The 11 messages are: (1) Navigating through the impermanence of life; (2) Capturing the co-dependence of phenomenon; (3) Accessing the cosmic consciousness within; (4) Utilizing sleep to better the waking life; (5) Employing the truth of free will to evolve; (6) Controlling the gross by using the subtle; (7) Expanding one’s consciousness and evolving; (8) The bedrock of the eternal and unchangeable; (9) The template for living virtuously; (10) Finding the middle way (11) Realization that in the joy of others, lies our own.
These messages have come from the collective wisdom of the human race.

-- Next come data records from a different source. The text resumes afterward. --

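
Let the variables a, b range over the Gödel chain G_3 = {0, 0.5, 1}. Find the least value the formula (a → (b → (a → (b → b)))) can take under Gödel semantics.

Every assignment gives 1. For instance at a = 0, b = 0:
  (b → b): 0 ≤ 0, so result = 1
  (a → (b → b)): 0 ≤ 1, so result = 1
  (b → (a → (b → b))): 0 ≤ 1, so result = 1
  (a → (b → (a → (b → b)))): 0 ≤ 1, so result = 1
All 9 assignments give value 1 — the formula is a G_3-tautology.

1.00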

However, each one is attributed to a historical person, like one mountain is called the Himalayas and another the Alps, one ocean is called the Atlantic and another, the Pacific, one tree is called an oak and another, the eucalyptus, where the sun rises first is referred to as East and where it disappears is called West.
So the signposts, the cornerstones, the reference points for these eleven messages are Gautama Buddha for (1) and, (2), Kabir for (3), Tibetan Dream Yoga for (4), The Shrimad Bhagavad Gita for (5); the Taittiriya Upanishad for (6); Albert Einstein for (7); Plato for (8); Vivekananda for (9); Nagarjuna for (10); and Pramukh Swami Maharaj for (11).
So, look forward to February 1, sharing the message of Gautama Buddha. All that exists is impermanent, fleeting, passing; nothing lasts – every breath is different air, every dip in a river is different water. Even the cells of this body are changing. Nothing can be grasped or held onto. And yet, people are doing exactly that. And, therefore, suffering!